In class on Wednesday, when we split up into groups, my group focused mostly on the first stanza of Easy Puddings. As i re-read the stanza over multiple times, I found it really hard to put the pieces together. I’m not sure where she was going with the poem because she would jump from one subject to another so quickly. For instance, she wrote:
Mary says she has a double or a twin
and now a triplet
and she is a skinny energetic person too
I dream of Sarah Thorne sorting out the clothing..
Mayer went from writing about Mary’s twin to dreaming about Sarah Thorne. I still can’t put together what she’s trying to get across. I don’t understand where or how the title of the poem ties in with the poem. I still feel like i’m reading straight out of Bernadette Mayer’s mind, or reading her diary.

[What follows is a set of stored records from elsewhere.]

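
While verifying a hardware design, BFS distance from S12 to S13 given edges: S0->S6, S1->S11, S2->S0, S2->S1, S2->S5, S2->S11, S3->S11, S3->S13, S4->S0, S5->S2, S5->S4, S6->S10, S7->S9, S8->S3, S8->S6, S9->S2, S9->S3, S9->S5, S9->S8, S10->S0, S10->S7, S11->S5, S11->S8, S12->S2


BFS layer-by-layer from S12:
  dist 0: {S12}
  dist 1: {S2}
  dist 2: {S0, S1, S5, S11}
  dist 3: {S4, S6, S8}
  dist 4: {S3, S10}
  dist 5: {S7, S13}
  -> S13 reached at distance 5
Shortest path length = 5

5


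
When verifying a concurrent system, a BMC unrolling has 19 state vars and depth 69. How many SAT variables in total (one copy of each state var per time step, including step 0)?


BMC unrolls to depth k, creating one copy of each state var for steps 0..k.
Step count = 69 + 1 = 70 (steps 0 through 69)
Vars per step = 19
Total = 19 * 70 = 1330

1330


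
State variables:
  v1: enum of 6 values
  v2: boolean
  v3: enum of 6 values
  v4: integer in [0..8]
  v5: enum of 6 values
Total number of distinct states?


State space = product of domain sizes of all variables.
Domain sizes:
  v1 (enum of 6 values): 6
  v2 (boolean): 2
  v3 (enum of 6 values): 6
  v4 (integer in [0..8]): 9
  v5 (enum of 6 values): 6
Product = 6 * 2 * 6 * 9 * 6 = 3888

3888


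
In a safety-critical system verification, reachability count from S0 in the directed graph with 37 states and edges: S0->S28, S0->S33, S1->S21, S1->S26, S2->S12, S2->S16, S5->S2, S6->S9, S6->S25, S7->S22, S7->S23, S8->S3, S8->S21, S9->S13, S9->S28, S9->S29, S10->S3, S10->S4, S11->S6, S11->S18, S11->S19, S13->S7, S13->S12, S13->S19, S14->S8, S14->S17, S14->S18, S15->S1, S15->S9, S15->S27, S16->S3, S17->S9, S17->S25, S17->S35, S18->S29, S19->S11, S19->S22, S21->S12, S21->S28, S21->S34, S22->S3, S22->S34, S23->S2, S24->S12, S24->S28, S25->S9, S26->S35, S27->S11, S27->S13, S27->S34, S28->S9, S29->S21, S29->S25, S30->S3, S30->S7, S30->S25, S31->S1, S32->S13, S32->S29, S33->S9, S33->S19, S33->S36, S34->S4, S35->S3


BFS from S0:
  layer 0: {S0}
  layer 1: {S28, S33}
  layer 2: {S9, S19, S36}
  layer 3: {S11, S13, S22, S29}
  layer 4: {S3, S6, S7, S12, S18, S21, S25, S34}
  layer 5: {S4, S23}
  layer 6: {S2}
  layer 7: {S16}
Reachable set: {S0, S2, S3, S4, S6, S7, S9, S11, S12, S13, S16, S18, S19, S21, S22, S23, S25, S28, S29, S33, S34, S36}
Count = 22

22


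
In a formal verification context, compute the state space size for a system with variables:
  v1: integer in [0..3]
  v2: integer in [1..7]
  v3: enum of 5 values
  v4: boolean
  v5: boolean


State space = product of domain sizes of all variables.
Domain sizes:
  v1 (integer in [0..3]): 4
  v2 (integer in [1..7]): 7
  v3 (enum of 5 values): 5
  v4 (boolean): 2
  v5 (boolean): 2
Product = 4 * 7 * 5 * 2 * 2 = 560

560


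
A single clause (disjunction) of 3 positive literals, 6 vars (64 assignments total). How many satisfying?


Step 1: Total=2^6=64
Step 2: Unsat when all 3 false: 2^3=8
Step 3: Sat=64-8=56

56


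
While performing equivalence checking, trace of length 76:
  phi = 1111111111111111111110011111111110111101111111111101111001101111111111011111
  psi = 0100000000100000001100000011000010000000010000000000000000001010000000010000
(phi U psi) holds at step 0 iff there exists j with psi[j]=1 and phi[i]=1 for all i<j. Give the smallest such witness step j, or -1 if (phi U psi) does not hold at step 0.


(phi U psi) at 0: need smallest j with psi[j]=1 and phi[i]=1 for all i in [0,j).
Scan from step 0:
  step 0: phi=1, psi=0 -> continue
  step 1: psi=1 and phi held for [0,1) -> witness found
Witness step = 1

1


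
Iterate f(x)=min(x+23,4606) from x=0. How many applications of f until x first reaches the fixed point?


Step 1: x=0, cap=4606, increment=23
Step 2: x grows by 23 each step until capped at 4606; fixed point is x=4606
Step 3: iterations = ceil(4606/23) = 201

201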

40-60 was a bit long of a poem for me and my likings, but i actually enjoyed reading it. I feel like reading Bernadette Mayer’s work is just like being in her head, if that makes sense. That was how I felt about the poem. She talks about how her stroke caused her to not use her memory as much, which kind of blows my mind because I would think that having a stroke would make you use your memory and think way more than before the injury. She wrote about how before her stroke, she could get herself into a hypnogogic state in very short time. I believe I remember Brad telling us in class Monday that that was the time in between coming out of a dream/sleep and waking up. (I think that’s what was sad). I related the two poems because in “from WIHAHITITTUAVTB,” she was writing the sentences in the hypnogogic state. Style wise, the two poems are obviously not set up the same, but the content seems so similar, per say, to me. I feel like I am reading personal journal or diary entries rather than poems, and I really like that. In “40-60,” Mayer jumps from one subject to the next. For example, she wrote, “i write unbalanced poetry, i cannot balance my checkbook, nor do i have one. i don’t own anything except these books but today phil and i discovered an excellent japanese/chinese restaurant in, of all places, wynanskill. skill phil will still grill bill, & there was that movie, kill bill.” She went from talking about how she lost balance after her stroke, to finding a new restaurant, to words that rhyme with phil. In “from WIHAHITITTUAVTB,” she just wrote a list of whatever was on her mind, and the list is so random. All in all, I enjoy reading the two poems because the ‘rambling’ makes them far more interesting.
In class Monday, we were asked to define rambling. According to www.merriam-webster.com, one definition of rambling was to move aimlessly from place to place. I believe that that is exactly what Bernadette Mayer does. She will write her thoughts on one subject, then instantly and randomly move on to the next subject or thought on her mind. “40-60” and “from WIHAHITITTUAVTB” are perfect examples of Mayer’s rambling. She just jumps from one thought to the next. These poems are more like a journal entry rather than a poem to me.
Word Count: 413
I actually kind of liked this poem. I found the vulgarity and aggressiveness of the poem came off kind of humorous. Some of her points and correlations to periods were so true. She had an interesting way of describing a period, it could make it easier for a man to understand… if that makes sense.